Line 43: plots the function with coordinates N(FN(i),1) + xp, N(FN(i),2) + yp with dashed red line, width 2, with red right triangle markers.
Line 44: the line ends the cycle started at Line 36.
Line 45: leaves the line blank.
Line 46: adds a text name “A schematic of the power tower” with size 12 to the plot.
Line 47: sets the axis with the fontsize 12.
Line 48: arranges the axis so that all the data were fit to the plot.

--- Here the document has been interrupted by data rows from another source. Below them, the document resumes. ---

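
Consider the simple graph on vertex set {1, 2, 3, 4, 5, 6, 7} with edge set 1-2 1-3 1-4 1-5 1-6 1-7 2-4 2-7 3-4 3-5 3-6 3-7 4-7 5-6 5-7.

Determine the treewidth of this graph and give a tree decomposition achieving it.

Every bag has size at most 4, so the width is 4 − 1 = 3 and tw(G) ≤ 3. On the other hand G contains the 4-clique {1, 2, 4, 7}. A clique must lie in a single bag of any decomposition, so no decomposition can have width below 3. Therefore the treewidth is 3.

Treewidth 3.
One optimal decomposition is:
Bags: B1 = {1, 2, 4, 7}  B2 = {1, 3, 4, 7}  B3 = {1, 3, 5, 7}  B4 = {1, 3, 5, 6}
Tree: B1–B2, B2–B3, B3–B4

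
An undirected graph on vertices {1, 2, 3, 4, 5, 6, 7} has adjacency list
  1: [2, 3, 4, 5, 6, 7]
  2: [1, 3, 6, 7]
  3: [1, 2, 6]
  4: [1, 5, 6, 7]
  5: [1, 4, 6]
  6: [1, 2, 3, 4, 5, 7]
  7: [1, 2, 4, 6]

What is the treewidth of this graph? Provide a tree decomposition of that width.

Treewidth 3.
One such decomposition:
Bags: B1 = {1, 4, 5, 6}  B2 = {1, 4, 6, 7}  B3 = {1, 2, 6, 7}  B4 = {1, 2, 3, 6}
Tree: B1–B2, B2–B3, B3–B4

The largest bag has 4 vertices, giving width 3; this decomposition certifies tw(G) ≤ 3. For the lower bound, the 4 vertices {1, 2, 3, 6} are pairwise adjacent, and any tree decomposition puts a clique entirely inside one bag — forcing width ≥ 3. Therefore the treewidth is 3.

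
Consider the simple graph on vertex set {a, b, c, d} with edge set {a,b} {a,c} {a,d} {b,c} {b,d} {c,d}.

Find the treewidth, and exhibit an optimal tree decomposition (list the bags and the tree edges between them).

Treewidth 3.
One such decomposition:
Bags: B1 = {a, b, c, d}
Tree: (single bag)

With just one bag of size 4, the width is 4 − 1 = 3, so tw(G) ≤ 3. For the lower bound, the 4 vertices {a, b, c, d} are pairwise adjacent, and any tree decomposition puts a clique entirely inside one bag — forcing width ≥ 3. Hence tw(G) = 3 exactly.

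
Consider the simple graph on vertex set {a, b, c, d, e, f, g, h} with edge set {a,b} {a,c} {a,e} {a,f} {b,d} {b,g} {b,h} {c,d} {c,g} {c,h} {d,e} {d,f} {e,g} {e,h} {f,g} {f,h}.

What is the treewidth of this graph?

4

A width-4 tree decomposition is:
Bags: B1 = {a, d, f, g, h}  B2 = {a, c, d, g, h}  B3 = {a, b, d, g, h}  B4 = {a, d, e, g, h}
Tree: B1–B2, B2–B3, B3–B4
The largest bag has 5 vertices, giving width 4; this decomposition certifies tw(G) ≤ 4. For the lower bound: the 5 vertex sets {d,f}, {a,c}, {b,g}, {h}, {e} are disjoint, each induces a connected subgraph, and every pair is joined by at least one edge of G. Contracting each set to a single vertex therefore yields K_{5} as a minor, and since treewidth is minor-monotone, tw(G) ≥ tw(K_{5}) = 4. The upper and lower bounds meet at 4, so that is the treewidth.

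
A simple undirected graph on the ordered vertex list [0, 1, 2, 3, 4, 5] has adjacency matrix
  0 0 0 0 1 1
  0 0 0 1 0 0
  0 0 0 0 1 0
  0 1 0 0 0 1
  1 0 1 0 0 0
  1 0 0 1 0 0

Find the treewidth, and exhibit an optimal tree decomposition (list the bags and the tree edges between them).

Every bag has size at most 2, so the width is 2 − 1 = 1 and tw(G) ≤ 1. Since G has at least one edge (e.g. 2–4), it is not an edgeless graph, so tw(G) ≥ 1. The upper and lower bounds meet at 1, so that is the treewidth.

Treewidth 1.
One such decomposition:
Bags: B1 = {2, 4}  B2 = {0, 4}  B3 = {0, 5}  B4 = {3, 5}  B5 = {1, 3}
Tree: B1–B2, B2–B3, B3–B4, B4–B5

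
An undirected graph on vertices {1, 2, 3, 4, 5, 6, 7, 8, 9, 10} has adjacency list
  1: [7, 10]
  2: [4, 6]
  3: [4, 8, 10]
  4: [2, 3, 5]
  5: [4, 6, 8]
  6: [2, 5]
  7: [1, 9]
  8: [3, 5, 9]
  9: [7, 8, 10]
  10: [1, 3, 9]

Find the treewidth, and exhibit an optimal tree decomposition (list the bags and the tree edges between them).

The largest bag has 3 vertices, giving width 2; this decomposition certifies tw(G) ≤ 2. For the lower bound, G contains the cycle 7–1–10–9–7, so G is not a forest; only forests have treewidth ≤ 1, hence tw(G) ≥ 2. Hence tw(G) = 2 exactly.

Treewidth 2.
One such decomposition:
Bags: B1 = {1, 7, 9}  B2 = {1, 9, 10}  B3 = {8, 9, 10}  B4 = {3, 8, 10}  B5 = {3, 5, 8}  B6 = {3, 4, 5}  B7 = {4, 5, 6}  B8 = {2, 4, 6}
Tree: B1–B2, B2–B3, B3–B4, B4–B5, B5–B6, B6–B7, B7–B8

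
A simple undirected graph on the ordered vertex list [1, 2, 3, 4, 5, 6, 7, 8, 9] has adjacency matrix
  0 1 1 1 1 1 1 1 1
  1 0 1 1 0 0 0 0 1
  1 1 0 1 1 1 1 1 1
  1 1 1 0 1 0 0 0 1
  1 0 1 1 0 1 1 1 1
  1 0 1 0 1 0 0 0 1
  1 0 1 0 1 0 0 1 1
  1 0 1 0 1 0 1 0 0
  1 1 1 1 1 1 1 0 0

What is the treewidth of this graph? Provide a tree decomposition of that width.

Each bag holds 5 vertices, so the decomposition has width 4, which upper-bounds the treewidth. For the lower bound, the 5 vertices {1, 2, 3, 4, 9} are pairwise adjacent, and any tree decomposition puts a clique entirely inside one bag — forcing width ≥ 4. Combining the bounds, tw(G) = 4.

Treewidth 4.
Bags: B1 = {1, 2, 3, 4, 9}  B2 = {1, 3, 4, 5, 9}  B3 = {1, 3, 5, 6, 9}  B4 = {1, 3, 5, 7, 9}  B5 = {1, 3, 5, 7, 8}
Tree: B1–B2, B2–B3, B3–B4, B4–B5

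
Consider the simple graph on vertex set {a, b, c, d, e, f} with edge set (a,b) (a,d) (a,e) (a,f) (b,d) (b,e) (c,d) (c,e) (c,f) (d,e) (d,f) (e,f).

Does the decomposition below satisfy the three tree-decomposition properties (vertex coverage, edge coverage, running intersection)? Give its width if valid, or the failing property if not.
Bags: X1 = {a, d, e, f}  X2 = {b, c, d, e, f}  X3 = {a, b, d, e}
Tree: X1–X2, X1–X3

A tree decomposition must satisfy three properties: every vertex lies in some bag; for every edge, both endpoints lie together in some bag; and for every vertex, the bags containing it form a connected subtree. Here bags containing vertex b are not connected in the tree, so the decomposition is invalid.

No — bags containing vertex b are not connected in the tree.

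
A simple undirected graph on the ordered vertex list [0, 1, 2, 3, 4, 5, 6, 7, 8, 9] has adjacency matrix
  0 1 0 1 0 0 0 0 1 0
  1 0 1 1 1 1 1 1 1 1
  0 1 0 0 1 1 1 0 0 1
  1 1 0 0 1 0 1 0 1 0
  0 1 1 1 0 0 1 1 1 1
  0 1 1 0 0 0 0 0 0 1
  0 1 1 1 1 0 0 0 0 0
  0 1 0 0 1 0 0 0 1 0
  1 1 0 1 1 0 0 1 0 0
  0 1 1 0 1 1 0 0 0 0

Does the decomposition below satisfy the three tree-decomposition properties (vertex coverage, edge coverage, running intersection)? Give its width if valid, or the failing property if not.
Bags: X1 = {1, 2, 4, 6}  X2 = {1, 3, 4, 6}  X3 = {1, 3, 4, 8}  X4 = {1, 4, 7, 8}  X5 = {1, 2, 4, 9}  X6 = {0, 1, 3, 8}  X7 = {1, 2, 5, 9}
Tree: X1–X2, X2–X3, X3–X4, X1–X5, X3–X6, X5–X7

Yes; width 3.

Every vertex of G appears in some bag (union = {0, 1, 2, 3, 4, 5, 6, 7, 8, 9}); every edge is covered by a bag; and for each vertex v the set of bags containing v is connected in the bag tree. The decomposition is therefore valid. The largest bag has 4 vertices, so the width is 3.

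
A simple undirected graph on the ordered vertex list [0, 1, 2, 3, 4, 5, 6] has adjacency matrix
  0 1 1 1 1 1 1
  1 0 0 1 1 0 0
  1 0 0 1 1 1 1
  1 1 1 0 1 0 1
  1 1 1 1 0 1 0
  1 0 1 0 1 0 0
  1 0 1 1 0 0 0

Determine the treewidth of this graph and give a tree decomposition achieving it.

Treewidth 3.
Bags: B1 = {0, 2, 3, 4}  B2 = {0, 2, 4, 5}  B3 = {0, 1, 3, 4}  B4 = {0, 2, 3, 6}
Tree: B1–B2, B1–B3, B1–B4

The largest bag has 4 vertices, giving width 3; this decomposition certifies tw(G) ≤ 3. On the other hand G contains the 4-clique {0, 1, 3, 4}. A clique must lie in a single bag of any decomposition, so no decomposition can have width below 3. Therefore the treewidth is 3.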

As a result, the data are plotted to the edges of the plot.
Line 49: printing the data into the TIFF image with 400 dpi resolution and name “frame.tiff”
Line 50: leaves the line blank.
Line 51: assigns a zeros matrix named K with 3* NN row and 3 * NN columns.

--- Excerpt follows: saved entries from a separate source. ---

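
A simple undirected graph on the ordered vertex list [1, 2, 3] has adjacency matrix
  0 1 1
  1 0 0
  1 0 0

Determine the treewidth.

1

A width-1 tree decomposition is:
Bags: B1 = {1, 2}  B2 = {1, 3}
Tree: B1–B2
Each bag holds 2 vertices, so the decomposition has width 1, which upper-bounds the treewidth. G has an edge, so its treewidth is at least 1. Hence tw(G) = 1 exactly.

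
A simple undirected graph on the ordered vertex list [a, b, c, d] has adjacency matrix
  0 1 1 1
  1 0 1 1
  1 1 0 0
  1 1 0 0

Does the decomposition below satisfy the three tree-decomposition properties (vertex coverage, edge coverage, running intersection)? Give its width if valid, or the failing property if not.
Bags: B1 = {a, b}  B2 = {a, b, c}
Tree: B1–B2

No — vertex d appears in no bag.

A tree decomposition must satisfy three properties: every vertex lies in some bag; for every edge, both endpoints lie together in some bag; and for every vertex, the bags containing it form a connected subtree. Here vertex d appears in no bag, so the decomposition is invalid.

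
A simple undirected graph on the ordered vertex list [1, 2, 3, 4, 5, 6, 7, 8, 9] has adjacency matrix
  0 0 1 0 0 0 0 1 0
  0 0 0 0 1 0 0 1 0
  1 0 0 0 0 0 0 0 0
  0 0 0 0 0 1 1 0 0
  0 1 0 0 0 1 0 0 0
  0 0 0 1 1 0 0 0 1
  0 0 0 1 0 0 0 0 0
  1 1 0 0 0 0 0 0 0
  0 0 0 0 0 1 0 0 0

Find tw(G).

1

A width-1 tree decomposition is:
Bags: B1 = {2, 5}  B2 = {5, 6}  B3 = {2, 8}  B4 = {1, 8}  B5 = {4, 6}  B6 = {4, 7}  B7 = {6, 9}  B8 = {1, 3}
Tree: B1–B2, B1–B3, B3–B4, B2–B5, B5–B6, B5–B7, B4–B8
Each bag holds 2 vertices, so the decomposition has width 1, which upper-bounds the treewidth. Since G has at least one edge (e.g. 2–5), it is not an edgeless graph, so tw(G) ≥ 1. Hence tw(G) = 1 exactly.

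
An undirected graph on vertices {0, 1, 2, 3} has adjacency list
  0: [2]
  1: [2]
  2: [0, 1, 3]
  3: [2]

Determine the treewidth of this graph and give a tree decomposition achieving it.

Treewidth 1.
Bags: B1 = {1, 2}  B2 = {2, 3}  B3 = {0, 2}
Tree: B1–B2, B1–B3

The largest bag has 2 vertices, giving width 1; this decomposition certifies tw(G) ≤ 1. Since G has at least one edge (e.g. 2–1), it is not an edgeless graph, so tw(G) ≥ 1. Combining the bounds, tw(G) = 1.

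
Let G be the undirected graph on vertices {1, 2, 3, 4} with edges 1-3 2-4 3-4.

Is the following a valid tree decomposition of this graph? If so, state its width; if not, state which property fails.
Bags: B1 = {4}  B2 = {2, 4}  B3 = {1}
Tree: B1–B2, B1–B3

A tree decomposition must satisfy three properties: every vertex lies in some bag; for every edge, both endpoints lie together in some bag; and for every vertex, the bags containing it form a connected subtree. Here vertex 3 appears in no bag, so the decomposition is invalid.

No — vertex 3 appears in no bag.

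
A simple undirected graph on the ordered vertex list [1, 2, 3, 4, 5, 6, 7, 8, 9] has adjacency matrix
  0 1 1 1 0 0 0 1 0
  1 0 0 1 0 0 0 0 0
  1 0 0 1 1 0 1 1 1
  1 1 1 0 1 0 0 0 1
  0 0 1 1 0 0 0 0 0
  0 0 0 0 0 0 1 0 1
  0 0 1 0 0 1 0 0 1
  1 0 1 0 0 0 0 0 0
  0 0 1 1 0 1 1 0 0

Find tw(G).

A width-2 tree decomposition is:
Bags: B1 = {3, 4, 9}  B2 = {3, 4, 5}  B3 = {3, 7, 9}  B4 = {1, 3, 4}  B5 = {1, 3, 8}  B6 = {1, 2, 4}  B7 = {6, 7, 9}
Tree: B1–B2, B1–B3, B1–B4, B4–B5, B4–B6, B3–B7
Each bag holds 3 vertices, so the decomposition has width 2, which upper-bounds the treewidth. For the lower bound, the 3 vertices {1, 2, 4} are pairwise adjacent, and any tree decomposition puts a clique entirely inside one bag — forcing width ≥ 2. Hence tw(G) = 2 exactly.

2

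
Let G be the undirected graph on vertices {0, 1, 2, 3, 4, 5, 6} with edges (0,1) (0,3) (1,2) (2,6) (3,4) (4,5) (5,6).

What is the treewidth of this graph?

A width-2 tree decomposition is:
Bags: B1 = {2, 5, 6}  B2 = {2, 4, 5}  B3 = {2, 3, 4}  B4 = {0, 2, 3}  B5 = {0, 1, 2}
Tree: B1–B2, B2–B3, B3–B4, B4–B5
The largest bag has 3 vertices, giving width 2; this decomposition certifies tw(G) ≤ 2. The edges 2–6–5–4–3–0–1–2 form a cycle, so G is not a tree and its treewidth is at least 2. The upper and lower bounds meet at 2, so that is the treewidth.

2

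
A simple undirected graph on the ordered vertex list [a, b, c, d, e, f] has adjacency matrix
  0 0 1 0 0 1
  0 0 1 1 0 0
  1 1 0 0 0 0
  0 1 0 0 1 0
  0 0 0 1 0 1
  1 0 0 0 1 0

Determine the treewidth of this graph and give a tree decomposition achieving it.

Each bag holds 3 vertices, so the decomposition has width 2, which upper-bounds the treewidth. The edges e–f–a–c–b–d–e form a cycle, so G is not a tree and its treewidth is at least 2. Combining the bounds, tw(G) = 2.

Treewidth 2.
One optimal decomposition is:
Bags: B1 = {a, e, f}  B2 = {a, c, e}  B3 = {b, c, e}  B4 = {b, d, e}
Tree: B1–B2, B2–B3, B3–B4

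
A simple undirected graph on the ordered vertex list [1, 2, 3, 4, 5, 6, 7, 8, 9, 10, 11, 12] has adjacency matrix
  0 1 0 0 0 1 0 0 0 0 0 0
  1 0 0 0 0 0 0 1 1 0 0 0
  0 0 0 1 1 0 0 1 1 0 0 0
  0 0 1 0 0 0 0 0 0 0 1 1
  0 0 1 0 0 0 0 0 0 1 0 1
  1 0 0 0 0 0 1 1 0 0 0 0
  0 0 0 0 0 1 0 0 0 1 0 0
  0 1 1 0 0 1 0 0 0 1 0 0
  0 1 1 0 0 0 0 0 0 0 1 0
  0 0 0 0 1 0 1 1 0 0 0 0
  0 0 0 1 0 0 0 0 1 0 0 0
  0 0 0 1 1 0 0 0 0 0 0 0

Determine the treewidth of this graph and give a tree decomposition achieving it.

The largest bag has 4 vertices, giving width 3; this decomposition certifies tw(G) ≤ 3. For the lower bound: the 4 vertex sets {1,6,7}, {10}, {8}, {2,3,5,9} are disjoint, each induces a connected subgraph, and every pair is joined by at least one edge of G. Contracting each set to a single vertex therefore yields K_{4} as a minor, and since treewidth is minor-monotone, tw(G) ≥ tw(K_{4}) = 3. Combining the bounds, tw(G) = 3.

Treewidth 3.
One optimal decomposition is:
Bags: B1 = {1, 6, 7, 10}  B2 = {1, 6, 8, 10}  B3 = {1, 2, 8, 10}  B4 = {2, 5, 8, 10}  B5 = {2, 3, 5, 8}  B6 = {2, 3, 5, 9}  B7 = {3, 5, 9, 12}  B8 = {3, 4, 9, 12}  B9 = {4, 9, 11, 12}
Tree: B1–B2, B2–B3, B3–B4, B4–B5, B5–B6, B6–B7, B7–B8, B8–B9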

Line 52: cycle start, the next lines (until end statement) are repeated for i = 1 to i = NE times.
Line 53: calculates the value L by the specified formula.
Line 54: calculates the value lx by the specified formula.

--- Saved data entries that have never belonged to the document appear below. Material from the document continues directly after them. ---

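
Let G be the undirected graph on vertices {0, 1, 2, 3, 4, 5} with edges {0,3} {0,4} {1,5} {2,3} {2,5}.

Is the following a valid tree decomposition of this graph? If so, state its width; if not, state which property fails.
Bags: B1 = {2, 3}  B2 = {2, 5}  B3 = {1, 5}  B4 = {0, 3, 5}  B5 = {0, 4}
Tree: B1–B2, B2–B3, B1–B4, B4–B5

No — bags containing vertex 5 are not connected in the tree.

A tree decomposition must satisfy three properties: every vertex lies in some bag; for every edge, both endpoints lie together in some bag; and for every vertex, the bags containing it form a connected subtree. Here bags containing vertex 5 are not connected in the tree, so the decomposition is invalid.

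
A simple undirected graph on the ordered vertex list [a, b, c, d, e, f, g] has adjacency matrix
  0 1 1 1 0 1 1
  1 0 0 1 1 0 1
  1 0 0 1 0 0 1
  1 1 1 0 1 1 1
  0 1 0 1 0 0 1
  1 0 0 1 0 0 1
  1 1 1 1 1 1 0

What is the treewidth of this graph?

3

A width-3 tree decomposition is:
Bags: B1 = {a, b, d, g}  B2 = {a, c, d, g}  B3 = {a, d, f, g}  B4 = {b, d, e, g}
Tree: B1–B2, B2–B3, B1–B4
The largest bag has 4 vertices, giving width 3; this decomposition certifies tw(G) ≤ 3. For the lower bound, the 4 vertices {b, d, e, g} are pairwise adjacent, and any tree decomposition puts a clique entirely inside one bag — forcing width ≥ 3. Combining the bounds, tw(G) = 3.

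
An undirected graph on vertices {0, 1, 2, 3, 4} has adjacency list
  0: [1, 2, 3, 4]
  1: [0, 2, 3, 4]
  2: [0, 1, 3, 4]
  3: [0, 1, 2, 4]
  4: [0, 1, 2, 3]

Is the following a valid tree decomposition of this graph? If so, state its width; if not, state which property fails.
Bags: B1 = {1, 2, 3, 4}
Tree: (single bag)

No — vertex 0 appears in no bag.

A tree decomposition must satisfy three properties: every vertex lies in some bag; for every edge, both endpoints lie together in some bag; and for every vertex, the bags containing it form a connected subtree. Here vertex 0 appears in no bag, so the decomposition is invalid.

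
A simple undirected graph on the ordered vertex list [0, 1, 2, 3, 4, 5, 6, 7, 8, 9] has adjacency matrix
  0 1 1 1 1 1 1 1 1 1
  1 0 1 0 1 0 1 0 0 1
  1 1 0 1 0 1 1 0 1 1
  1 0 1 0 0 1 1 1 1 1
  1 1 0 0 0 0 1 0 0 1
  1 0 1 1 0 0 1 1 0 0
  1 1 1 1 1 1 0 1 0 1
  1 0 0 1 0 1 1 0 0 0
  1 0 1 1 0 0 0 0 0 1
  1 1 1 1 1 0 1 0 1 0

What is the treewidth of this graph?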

Line 55: calculates the value ly by the specified formula.
Line 56: calculates the value a by the specified formula.
Line 57: calculates the value b by the specified formula.
Line 58: calculates the value c by the specified formula.
Line 59: calculates the value d by the specified formula.
Line 60: leaves the line blank.
Lines 61-66: assign the array Ke with 6 columns and 6 rows, set the values for the Ke.
Line 67: leaves the line blank.
Lines 68-73: assign the array Ke with 6 columns and 6 rows, set the values for the T.
Line 74: leaves the line blank.
Line 75: calculates the value Ke by the specified formula.
Line 76: assigns array i.
Line 77: calculates array j value.
Line 78: calculates dof value.
Line 79: calculates K(dof,dof) value for the dof column and dof row of the K array.
Line 80: the line ends the cycle started at Line 52.
Line 81: leaves the line blank.
Line 82: assigns an array with 6 columns and 1 row with the specified values;
Line 83: assigns alldofs with 1 row and 3*NN columns.
Line 84: sets difference between the arrays alldofs and fixeddofs, returns the values of alldofs that are not in fixeddofs.
Line 85: calculates U(freedofs, :) array with all the elements at freedofs dimension. U(freedofs, :) values are obtained by the formula K(freedofs, freedofs)/ F(freedofs, :)
Line 86: assigns the array U(fixeddofs, :) the value 0.
Line 87: leaves the line blank.
Line 88: creates a figure window;
Line 89: keeps the same axis when the new lines are added to the plot, and retains the old plot.
Line 90: calculates BD value by
Line 91: leaves the line blank.
Line 92: cycle start, the next lines (until end statement) are repeated for i = 1 to i = NE times.
Line 93: plots the function with the set coordinates, solid black color and linewidth 2.
Line 94: plots the function with the set coordinates, dash blue color and linewidth 2.
Line 95: the line ends the cycle started at Line 92.
Line 96: leaves the line blank.
Line 97: adds title “The deformation magnified __ times” to the figure; ___ represents the number of times obtained from the conversion of scale to string variable. The title fontsize is 12.
Line 98: turns off the equal size of the axis; the axis size is greater than the plot.
Line 99: sets the axis with the fontsize 12.
Line 100: prints the graph into U-frame.TIFF file with resolution 400 dpi.
2)
The fram problem includes only horyzontal or vertical frame, and while for the truss there are both horyzontal and vertival axes. Each point of the truss has the axial force and does not undergo the bending formation. The mathlab procedure for truss is more complicated.
Starting from the line 78, the program has been modified to include the vertical elements and nodes. Therefore, the proceduder of calculation of the forces for the horizontal and vertival elements is more complicated.